La Suisse a atteint la limite inférieure basse de ses taux d’intérêt. D’autres banques centrales vont-elles la suivre ?

Il est certes trop tôt pour comprendre pleinement l’impact du COVID-19 sur les économies à travers la planète, mais une chose est sûre : le coup porté à l’activité économique va être énorme à court terme dans la mesure où des pans entiers de l’économie ont purement et simplement été mis à l’arrêt. Ayant fait l’expérience le mois dernier de l’une des correction les plus sévères de l’histoire, les marchés financiers ont repris un peu confiance. Les investisseurs ont salué les réponses énergiques et coordonnées apportées par les responsables politiques à travers le monde. Les grandes banques centrales ont musclé leurs programmes, utilisant l’ensemble de leurs outils non conventionnels pour faire en sorte que les marchés continuent de fonctionner. La semaine dernière, la Fed est allée au-delà de tout ce qu’une banque centrale avait pu réaliser auparavant.
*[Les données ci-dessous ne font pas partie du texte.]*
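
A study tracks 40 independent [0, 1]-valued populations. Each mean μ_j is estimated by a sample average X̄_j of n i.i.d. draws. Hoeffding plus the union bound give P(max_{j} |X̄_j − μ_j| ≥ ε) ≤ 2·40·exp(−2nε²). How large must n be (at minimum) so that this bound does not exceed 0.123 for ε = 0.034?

Need 2·40·exp(−2nε²) ≤ 0.123, i.e. exp(−2nε²) ≤ 0.123/80.
So 2nε² ≥ ln(80/0.123) = 6.477598.
Hence n ≥ 6.477598/(2·0.034²) = 2801.729.
The smallest integer n is 2802.

2802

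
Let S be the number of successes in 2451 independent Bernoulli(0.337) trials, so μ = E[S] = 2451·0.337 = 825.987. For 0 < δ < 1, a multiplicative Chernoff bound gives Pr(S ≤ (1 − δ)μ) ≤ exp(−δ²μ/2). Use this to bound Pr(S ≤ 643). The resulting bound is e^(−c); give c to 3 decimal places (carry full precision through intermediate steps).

Write 643 = (1 − δ)μ, so δ = 1 − 643/825.987 = 0.2215374…
Then the exponent is δ²μ/2 = (μ − 643)²/(2μ) = 20.269231.

20.269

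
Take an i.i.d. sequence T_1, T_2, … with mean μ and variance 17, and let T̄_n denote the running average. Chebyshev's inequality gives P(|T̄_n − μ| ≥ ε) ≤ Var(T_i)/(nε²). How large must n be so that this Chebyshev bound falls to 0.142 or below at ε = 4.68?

Require 17/(n·4.68²) ≤ 0.142, i.e. n ≥ 17/(0.142·4.68²) = 5.466.
The smallest integer n is 6.

6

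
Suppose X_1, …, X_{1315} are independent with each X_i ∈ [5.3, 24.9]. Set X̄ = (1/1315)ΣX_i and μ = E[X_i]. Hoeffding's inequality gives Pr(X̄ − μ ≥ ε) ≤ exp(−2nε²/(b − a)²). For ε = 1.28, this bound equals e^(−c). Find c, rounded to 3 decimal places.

11.217

c = 2nε²/(b − a)² = 2·1315·1.28² / 19.6² = 11.2167.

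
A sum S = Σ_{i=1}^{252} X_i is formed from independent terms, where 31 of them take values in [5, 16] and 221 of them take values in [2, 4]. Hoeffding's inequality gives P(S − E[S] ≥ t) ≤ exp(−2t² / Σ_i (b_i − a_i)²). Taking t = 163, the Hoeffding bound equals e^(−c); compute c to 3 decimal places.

Σ(b_i − a_i)² = 31·11² + 221·2² = 4635.
c = 2t² / 4635 = 2·163² / 4635 = 11.4645.

11.465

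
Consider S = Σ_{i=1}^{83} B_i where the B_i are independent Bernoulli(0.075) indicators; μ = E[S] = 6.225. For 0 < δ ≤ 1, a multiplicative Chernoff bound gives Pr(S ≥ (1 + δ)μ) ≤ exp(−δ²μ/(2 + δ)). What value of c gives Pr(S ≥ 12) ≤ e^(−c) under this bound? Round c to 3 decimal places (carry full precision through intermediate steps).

Write 12 = (1 + δ)μ, so δ = 12/6.225 − 1 = 0.9277108…
Then the exponent is δ²μ/(2 + δ) = (12 − μ)² / (μ·(2 + δ)) = 1.829938.

1.830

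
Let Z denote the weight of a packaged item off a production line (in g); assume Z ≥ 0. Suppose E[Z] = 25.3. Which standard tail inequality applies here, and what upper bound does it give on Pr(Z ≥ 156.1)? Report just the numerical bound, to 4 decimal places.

Only the mean of a non-negative variable is known, so Markov's inequality is the applicable tail bound.
Markov's inequality: for a non-negative random variable, Pr(Z ≥ a) ≤ E[Z]/a.
Here E[Z] = 25.3 and a = 156.1, so the bound is 25.3/156.1 = 0.1621.

0.1621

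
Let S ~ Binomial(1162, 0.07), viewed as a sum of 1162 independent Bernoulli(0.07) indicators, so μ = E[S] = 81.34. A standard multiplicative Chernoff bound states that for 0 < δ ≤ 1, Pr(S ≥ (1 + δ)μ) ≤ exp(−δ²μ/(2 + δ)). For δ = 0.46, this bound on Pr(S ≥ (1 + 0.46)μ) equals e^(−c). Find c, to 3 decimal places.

c = δ²μ/(2 + δ) = 0.46²·81.34/(2 + 0.46) = 6.9966.

6.997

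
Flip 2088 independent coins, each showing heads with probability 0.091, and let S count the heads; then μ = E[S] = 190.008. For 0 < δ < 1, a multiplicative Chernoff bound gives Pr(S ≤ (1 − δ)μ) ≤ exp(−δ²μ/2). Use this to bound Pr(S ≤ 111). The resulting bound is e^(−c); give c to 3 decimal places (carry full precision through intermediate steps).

16.426

Write 111 = (1 − δ)μ, so δ = 1 − 111/190.008 = 0.4158141…
Then the exponent is δ²μ/2 = (μ − 111)²/(2μ) = 16.426319.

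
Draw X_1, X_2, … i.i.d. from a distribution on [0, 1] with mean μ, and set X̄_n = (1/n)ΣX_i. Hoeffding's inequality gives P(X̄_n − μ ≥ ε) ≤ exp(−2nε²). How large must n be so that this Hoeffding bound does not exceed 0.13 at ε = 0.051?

Require exp(−2nε²) ≤ 0.13, i.e. 2nε² ≥ ln(1/0.13) = 2.040221.
So n ≥ 2.040221 / (2·0.051²) = 392.199.
The smallest integer n is 393.

393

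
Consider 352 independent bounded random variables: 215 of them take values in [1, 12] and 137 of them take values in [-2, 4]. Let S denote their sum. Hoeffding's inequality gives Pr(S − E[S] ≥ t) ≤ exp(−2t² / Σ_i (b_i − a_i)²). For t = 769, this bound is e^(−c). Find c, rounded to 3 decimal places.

Σ(b_i − a_i)² = 215·11² + 137·6² = 30947.
c = 2t² / 30947 = 2·769² / 30947 = 38.2177.

38.218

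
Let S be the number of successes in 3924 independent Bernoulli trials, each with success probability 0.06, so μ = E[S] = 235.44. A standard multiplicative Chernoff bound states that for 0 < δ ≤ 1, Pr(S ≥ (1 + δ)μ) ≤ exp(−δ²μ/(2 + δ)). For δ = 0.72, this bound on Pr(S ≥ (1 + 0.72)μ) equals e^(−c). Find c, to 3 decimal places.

c = δ²μ/(2 + δ) = 0.72²·235.44/(2 + 0.72) = 44.8721.

44.872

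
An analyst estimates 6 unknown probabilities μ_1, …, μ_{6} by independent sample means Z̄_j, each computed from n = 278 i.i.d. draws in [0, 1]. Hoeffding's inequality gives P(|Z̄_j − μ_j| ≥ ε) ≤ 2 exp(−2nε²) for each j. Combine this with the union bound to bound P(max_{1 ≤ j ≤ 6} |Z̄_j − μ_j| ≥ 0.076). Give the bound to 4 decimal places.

0.4836

Per-experiment Hoeffding bound: 2·exp(−2·278·0.076²) = 2·exp(−3.21146) = 0.080596.
Union bound over 6 events: 6·0.080596 = 0.48357.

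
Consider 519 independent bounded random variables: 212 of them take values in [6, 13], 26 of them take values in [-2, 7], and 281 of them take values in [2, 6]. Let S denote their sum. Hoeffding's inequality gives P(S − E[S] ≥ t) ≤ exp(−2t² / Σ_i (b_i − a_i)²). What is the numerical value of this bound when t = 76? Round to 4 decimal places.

0.5067

Σ(b_i − a_i)² = 212·7² + 26·9² + 281·4² = 16990.
Exponent = 2·76² / 16990 = 0.67993.
Bound = exp(−0.67993) = 0.50665.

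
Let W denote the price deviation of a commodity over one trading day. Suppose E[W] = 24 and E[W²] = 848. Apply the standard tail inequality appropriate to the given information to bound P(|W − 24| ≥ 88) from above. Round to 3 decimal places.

The first two moments determine the variance, so Chebyshev's inequality is the sharpest standard bound available.
Var(W) = E[W²] − (E[W])² = 848 − 576 = 272.
Chebyshev's inequality: P(|W − μ| ≥ t) ≤ Var(W)/t² = 272/7744 = 0.0351.

0.035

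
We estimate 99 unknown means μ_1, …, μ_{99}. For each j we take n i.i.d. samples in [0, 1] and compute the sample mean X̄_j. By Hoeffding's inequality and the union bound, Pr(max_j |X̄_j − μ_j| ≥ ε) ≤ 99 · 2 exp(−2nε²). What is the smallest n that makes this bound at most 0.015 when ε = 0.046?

2242

Need 2·99·exp(−2nε²) ≤ 0.015, i.e. exp(−2nε²) ≤ 0.015/198.
So 2nε² ≥ ln(198/0.015) = 9.487972.
Hence n ≥ 9.487972/(2·0.046²) = 2241.959.
The smallest integer n is 2242.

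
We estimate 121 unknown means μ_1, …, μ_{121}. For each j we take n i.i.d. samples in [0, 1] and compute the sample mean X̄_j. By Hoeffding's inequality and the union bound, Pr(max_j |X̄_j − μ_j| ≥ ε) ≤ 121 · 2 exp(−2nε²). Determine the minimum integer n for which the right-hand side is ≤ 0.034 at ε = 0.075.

789

Need 2·121·exp(−2nε²) ≤ 0.034, i.e. exp(−2nε²) ≤ 0.034/242.
So 2nε² ≥ ln(242/0.034) = 8.870332.
Hence n ≥ 8.870332/(2·0.075²) = 788.474.
The smallest integer n is 789.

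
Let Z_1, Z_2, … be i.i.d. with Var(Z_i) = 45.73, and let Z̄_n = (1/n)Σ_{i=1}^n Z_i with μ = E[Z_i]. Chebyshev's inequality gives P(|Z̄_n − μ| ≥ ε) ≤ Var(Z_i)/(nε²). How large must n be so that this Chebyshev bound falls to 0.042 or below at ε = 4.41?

Require 45.73/(n·4.41²) ≤ 0.042, i.e. n ≥ 45.73/(0.042·4.41²) = 55.985.
The smallest integer n is 56.

56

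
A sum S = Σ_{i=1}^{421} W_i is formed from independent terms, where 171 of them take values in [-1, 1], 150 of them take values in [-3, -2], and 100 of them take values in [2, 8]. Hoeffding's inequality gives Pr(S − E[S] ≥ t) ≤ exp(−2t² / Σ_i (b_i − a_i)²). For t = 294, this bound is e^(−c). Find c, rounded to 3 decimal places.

Σ(b_i − a_i)² = 171·2² + 150·1² + 100·6² = 4434.
c = 2t² / 4434 = 2·294² / 4434 = 38.9878.

38.988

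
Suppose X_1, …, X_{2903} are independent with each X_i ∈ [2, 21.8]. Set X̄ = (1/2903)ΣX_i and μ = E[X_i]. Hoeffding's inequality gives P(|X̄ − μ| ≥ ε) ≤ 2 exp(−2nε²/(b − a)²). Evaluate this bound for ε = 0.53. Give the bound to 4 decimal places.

Exponent: 2nε²/(b − a)² = 2·2903·0.53² / 19.8² = 4.16005.
Bound = 2·exp(−4.16005) = 0.03121.

0.0312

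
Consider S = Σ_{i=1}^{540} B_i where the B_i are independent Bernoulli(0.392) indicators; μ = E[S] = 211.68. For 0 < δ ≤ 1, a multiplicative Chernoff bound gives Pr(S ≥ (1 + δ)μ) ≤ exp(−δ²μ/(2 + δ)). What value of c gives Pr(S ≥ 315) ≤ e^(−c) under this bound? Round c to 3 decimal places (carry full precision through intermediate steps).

Write 315 = (1 + δ)μ, so δ = 315/211.68 − 1 = 0.4880952…
Then the exponent is δ²μ/(2 + δ) = (315 − μ)² / (μ·(2 + δ)) = 20.268517.

20.269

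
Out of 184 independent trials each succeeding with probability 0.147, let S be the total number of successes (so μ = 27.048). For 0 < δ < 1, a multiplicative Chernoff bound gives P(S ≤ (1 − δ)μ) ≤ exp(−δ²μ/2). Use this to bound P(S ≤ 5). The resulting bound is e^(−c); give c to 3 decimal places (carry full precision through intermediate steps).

8.986

Write 5 = (1 − δ)μ, so δ = 1 − 5/27.048 = 0.8151434…
Then the exponent is δ²μ/2 = (μ − 5)²/(2μ) = 8.986141.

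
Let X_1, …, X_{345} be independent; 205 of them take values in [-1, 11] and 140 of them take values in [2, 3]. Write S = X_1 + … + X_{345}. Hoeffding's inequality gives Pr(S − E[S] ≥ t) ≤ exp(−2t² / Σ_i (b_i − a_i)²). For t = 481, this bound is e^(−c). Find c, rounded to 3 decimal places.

15.601

Σ(b_i − a_i)² = 205·12² + 140·1² = 29660.
c = 2t² / 29660 = 2·481² / 29660 = 15.6009.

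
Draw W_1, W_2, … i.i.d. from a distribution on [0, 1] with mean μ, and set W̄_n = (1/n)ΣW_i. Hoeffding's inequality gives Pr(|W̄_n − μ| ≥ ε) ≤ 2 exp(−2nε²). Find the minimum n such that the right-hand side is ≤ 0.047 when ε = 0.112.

Require 2·exp(−2nε²) ≤ 0.047, i.e. 2nε² ≥ ln(2/0.047) = 3.750755.
So n ≥ 3.750755 / (2·0.112²) = 149.504.
The smallest integer n is 150.

150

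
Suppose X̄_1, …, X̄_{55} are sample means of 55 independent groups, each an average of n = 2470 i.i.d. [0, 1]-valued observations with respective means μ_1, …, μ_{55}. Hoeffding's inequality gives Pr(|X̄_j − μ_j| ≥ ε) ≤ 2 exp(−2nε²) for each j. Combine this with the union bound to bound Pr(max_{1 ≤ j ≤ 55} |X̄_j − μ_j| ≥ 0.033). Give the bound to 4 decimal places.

Per-experiment Hoeffding bound: 2·exp(−2·2470·0.033²) = 2·exp(−5.37966) = 0.0092188.
Union bound over 55 events: 55·0.0092188 = 0.50703.

0.5070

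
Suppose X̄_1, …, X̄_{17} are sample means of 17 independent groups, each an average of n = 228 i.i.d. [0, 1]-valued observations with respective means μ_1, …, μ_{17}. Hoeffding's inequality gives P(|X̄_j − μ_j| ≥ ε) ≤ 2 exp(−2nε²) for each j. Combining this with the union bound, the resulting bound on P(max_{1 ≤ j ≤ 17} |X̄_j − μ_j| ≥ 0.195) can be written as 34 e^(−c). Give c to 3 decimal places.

Union bound over the 17 events: P(max_{1 ≤ j ≤ 17} |X̄_j − μ_j| ≥ 0.195) ≤ 17·2·exp(−2nε²) = 34 exp(−2·228·0.195²).
So c = 2·228·0.195² = 17.3394.

17.339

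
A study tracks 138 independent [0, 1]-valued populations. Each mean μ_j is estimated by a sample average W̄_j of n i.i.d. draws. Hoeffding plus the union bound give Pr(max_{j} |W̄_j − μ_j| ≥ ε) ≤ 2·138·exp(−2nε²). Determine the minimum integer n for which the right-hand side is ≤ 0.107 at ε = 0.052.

Need 2·138·exp(−2nε²) ≤ 0.107, i.e. exp(−2nε²) ≤ 0.107/276.
So 2nε² ≥ ln(276/0.107) = 7.855327.
Hence n ≥ 7.855327/(2·0.052²) = 1452.538.
The smallest integer n is 1453.

1453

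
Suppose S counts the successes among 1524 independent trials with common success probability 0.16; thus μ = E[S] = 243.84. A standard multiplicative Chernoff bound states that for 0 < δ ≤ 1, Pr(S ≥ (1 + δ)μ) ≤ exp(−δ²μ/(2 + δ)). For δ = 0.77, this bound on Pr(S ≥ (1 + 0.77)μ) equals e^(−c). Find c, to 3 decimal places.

c = δ²μ/(2 + δ) = 0.77²·243.84/(2 + 0.77) = 52.1923.

52.192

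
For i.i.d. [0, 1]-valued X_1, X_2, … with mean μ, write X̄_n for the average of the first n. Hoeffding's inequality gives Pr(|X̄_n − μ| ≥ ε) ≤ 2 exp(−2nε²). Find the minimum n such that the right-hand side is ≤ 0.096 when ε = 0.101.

Require 2·exp(−2nε²) ≤ 0.096, i.e. 2nε² ≥ ln(2/0.096) = 3.036554.
So n ≥ 3.036554 / (2·0.101²) = 148.836.
The smallest integer n is 149.

149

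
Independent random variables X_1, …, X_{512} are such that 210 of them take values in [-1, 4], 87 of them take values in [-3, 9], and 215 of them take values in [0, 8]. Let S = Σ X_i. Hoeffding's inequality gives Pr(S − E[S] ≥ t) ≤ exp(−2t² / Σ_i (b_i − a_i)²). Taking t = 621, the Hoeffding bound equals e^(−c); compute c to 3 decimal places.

Σ(b_i − a_i)² = 210·5² + 87·12² + 215·8² = 31538.
c = 2t² / 31538 = 2·621² / 31538 = 24.4556.

24.456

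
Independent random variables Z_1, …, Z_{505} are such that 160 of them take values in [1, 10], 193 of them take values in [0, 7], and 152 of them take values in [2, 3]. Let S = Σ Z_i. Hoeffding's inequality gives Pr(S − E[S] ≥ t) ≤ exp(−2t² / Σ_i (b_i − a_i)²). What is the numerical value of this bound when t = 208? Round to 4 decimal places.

0.0216

Σ(b_i − a_i)² = 160·9² + 193·7² + 152·1² = 22569.
Exponent = 2·208² / 22569 = 3.83393.
Bound = exp(−3.83393) = 0.02162.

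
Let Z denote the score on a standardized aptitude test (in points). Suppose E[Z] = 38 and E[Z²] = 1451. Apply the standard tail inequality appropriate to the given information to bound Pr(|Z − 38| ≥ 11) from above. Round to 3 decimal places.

0.058

The first two moments determine the variance, so Chebyshev's inequality is the sharpest standard bound available.
Var(Z) = E[Z²] − (E[Z])² = 1451 − 1444 = 7.
Chebyshev's inequality: Pr(|Z − μ| ≥ t) ≤ Var(Z)/t² = 7/121 = 0.0579.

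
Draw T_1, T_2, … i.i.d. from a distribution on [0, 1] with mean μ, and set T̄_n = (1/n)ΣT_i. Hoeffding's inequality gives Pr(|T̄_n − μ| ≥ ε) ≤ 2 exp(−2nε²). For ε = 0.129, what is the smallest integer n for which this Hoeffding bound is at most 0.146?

Require 2·exp(−2nε²) ≤ 0.146, i.e. 2nε² ≥ ln(2/0.146) = 2.617296.
So n ≥ 2.617296 / (2·0.129²) = 78.640.
The smallest integer n is 79.

79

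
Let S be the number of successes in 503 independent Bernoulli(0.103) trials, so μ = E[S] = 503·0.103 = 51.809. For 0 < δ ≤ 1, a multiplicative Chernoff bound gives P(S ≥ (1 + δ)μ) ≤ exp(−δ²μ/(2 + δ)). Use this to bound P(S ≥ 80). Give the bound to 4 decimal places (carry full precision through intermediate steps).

Write 80 = (1 + δ)μ, so δ = 80/51.809 − 1 = 0.5441333…
Then the exponent is δ²μ/(2 + δ) = (80 − μ)² / (μ·(2 + δ)) = 6.029425.
Bound = exp(−6.029425) = 0.00241.

0.0024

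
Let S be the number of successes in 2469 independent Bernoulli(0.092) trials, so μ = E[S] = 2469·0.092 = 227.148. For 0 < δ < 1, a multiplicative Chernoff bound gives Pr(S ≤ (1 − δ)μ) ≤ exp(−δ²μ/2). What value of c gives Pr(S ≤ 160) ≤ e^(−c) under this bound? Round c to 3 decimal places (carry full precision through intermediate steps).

9.925

Write 160 = (1 − δ)μ, so δ = 1 − 160/227.148 = 0.2956134…
Then the exponent is δ²μ/2 = (μ − 160)²/(2μ) = 9.924925.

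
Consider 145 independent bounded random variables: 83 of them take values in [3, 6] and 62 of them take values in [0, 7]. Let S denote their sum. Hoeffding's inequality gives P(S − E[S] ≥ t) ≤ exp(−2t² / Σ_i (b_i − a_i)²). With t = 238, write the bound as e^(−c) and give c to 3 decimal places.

Σ(b_i − a_i)² = 83·3² + 62·7² = 3785.
c = 2t² / 3785 = 2·238² / 3785 = 29.9308.

29.931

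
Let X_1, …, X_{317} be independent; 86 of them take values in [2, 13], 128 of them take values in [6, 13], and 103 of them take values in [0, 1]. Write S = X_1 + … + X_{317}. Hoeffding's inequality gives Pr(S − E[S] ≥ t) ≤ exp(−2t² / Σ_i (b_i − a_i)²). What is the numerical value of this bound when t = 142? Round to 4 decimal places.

Σ(b_i − a_i)² = 86·11² + 128·7² + 103·1² = 16781.
Exponent = 2·142² / 16781 = 2.40319.
Bound = exp(−2.40319) = 0.09043.

0.0904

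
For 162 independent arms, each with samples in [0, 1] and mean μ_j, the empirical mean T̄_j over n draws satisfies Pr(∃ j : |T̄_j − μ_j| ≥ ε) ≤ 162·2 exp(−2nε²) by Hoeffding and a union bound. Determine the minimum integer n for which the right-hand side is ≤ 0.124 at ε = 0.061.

Need 2·162·exp(−2nε²) ≤ 0.124, i.e. exp(−2nε²) ≤ 0.124/324.
So 2nε² ≥ ln(324/0.124) = 7.868217.
Hence n ≥ 7.868217/(2·0.061²) = 1057.272.
The smallest integer n is 1058.

1058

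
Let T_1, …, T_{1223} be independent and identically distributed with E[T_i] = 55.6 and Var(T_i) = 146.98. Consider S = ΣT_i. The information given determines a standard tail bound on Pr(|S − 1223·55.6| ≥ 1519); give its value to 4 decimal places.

0.0779

With mean and variance of each term known, Chebyshev's inequality bounds the deviation of the sum (or sample mean).
Var(S) = n·Var(T_i) = 1223·146.98 = 179756.54.
Chebyshev: Pr(|S − 1223·55.6| ≥ 1519) ≤ Var(S)/1519² = 179756.54/2307361 = 0.0779.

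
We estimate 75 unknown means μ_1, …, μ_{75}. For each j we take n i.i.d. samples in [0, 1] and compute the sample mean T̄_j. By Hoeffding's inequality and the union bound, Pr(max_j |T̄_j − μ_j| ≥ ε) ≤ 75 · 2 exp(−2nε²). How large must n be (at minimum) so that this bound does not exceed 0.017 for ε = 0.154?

Need 2·75·exp(−2nε²) ≤ 0.017, i.e. exp(−2nε²) ≤ 0.017/150.
So 2nε² ≥ ln(150/0.017) = 9.085177.
Hence n ≥ 9.085177/(2·0.154²) = 191.541.
The smallest integer n is 192.

192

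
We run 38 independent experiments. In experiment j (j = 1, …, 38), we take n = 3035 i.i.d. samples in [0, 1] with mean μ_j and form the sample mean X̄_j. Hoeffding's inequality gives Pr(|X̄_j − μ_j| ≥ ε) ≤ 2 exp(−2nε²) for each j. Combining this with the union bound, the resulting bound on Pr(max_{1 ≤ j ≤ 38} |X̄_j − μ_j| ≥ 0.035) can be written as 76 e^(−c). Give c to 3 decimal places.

7.436

Union bound over the 38 events: Pr(max_{1 ≤ j ≤ 38} |X̄_j − μ_j| ≥ 0.035) ≤ 38·2·exp(−2nε²) = 76 exp(−2·3035·0.035²).
So c = 2·3035·0.035² = 7.4357.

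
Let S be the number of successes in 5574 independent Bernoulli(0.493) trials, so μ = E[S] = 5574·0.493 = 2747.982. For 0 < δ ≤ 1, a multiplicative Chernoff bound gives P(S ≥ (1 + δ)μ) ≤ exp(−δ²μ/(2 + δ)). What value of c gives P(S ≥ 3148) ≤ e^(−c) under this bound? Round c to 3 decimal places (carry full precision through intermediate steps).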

Elle a en effet ouvert son univers de titres à l’achat pour y inclure des fonds indiciels cotés en bourse (ETF) investis en obligations à haut rendement élevé, ainsi que des « anges déchus ». Cela va sans doute rassurer les investisseurs en obligations à haut rendement et redonner des couleurs au segment de notation BBB du marché « investment grade ».

Nous avons également assisté à une réponse monétaire conventionnelle des banquiers centraux sous la forme de baisse de taux directeurs. Mais il est intéressant de noter que ces actions ont été très différentes dans les pays développés. Nous pouvons constater dans les faits deux types de réponses : celle apportée dans les zones économiques à taux positifs d’une part, et celle où prévalent des taux directeurs nuls ou négatifs d’autre part. Le graphique ci-dessous présente l’évolution des taux directeurs de huit banques centrales depuis le début de 2019. Alors que de fortes baisses de taux ont rapidement été décidées lorsque le virus a commencé à se propager aux régions dotées de taux d’intérêt positifs, les banques centrales des zones à taux nuls ou négatifs (lignes pointillées) se sont abstenues de toute nouvelle réduction. Cette divergence est apparue alors que l’ensemble de ces pays doivent se préparer à de graves récessions économiques.

Parmi les nations ayant refusé d’abaisser ses taux, la Suisse figure parmi les pays les plus durement touchés par le virus, son taux d’infection par habitant dépassant même celui de l’Italie. Le taux directeur de la communauté helvétique est fixé à -0,75 %, soit le niveau le plus bas à l’échelle de la planète. Pendant longtemps, la Banque nationale suisse (BNS) avait l’habitude d’intervenir dans le sillage de la BCE afin de maintenir le taux de change EUR/CHF au sein d’une fourchette étroite. Ce point est important étant donné que les deux tiers des exportations suisses sont destinées à l’UE. Toutefois, en septembre 2019, la BNS a modifié sa stratégie. Alors que la BCE avait abaissé ses taux à cette date, la BNS ne lui a pas emboîté le pas, alors même qu’elle annonçait lors de la même réunion réduire de moitié ses prévisions de croissance, de 1,5 % à 0,75 %. Cette réunion a peut-être marqué un virage dans la stratégie de la BNS, celle-ci reconnaissant implicitement que les effets secondaires des taux négatifs, qui fragilisent les profits des banques et le système de retraites, avaient commencé à l’emporter sur les avantages.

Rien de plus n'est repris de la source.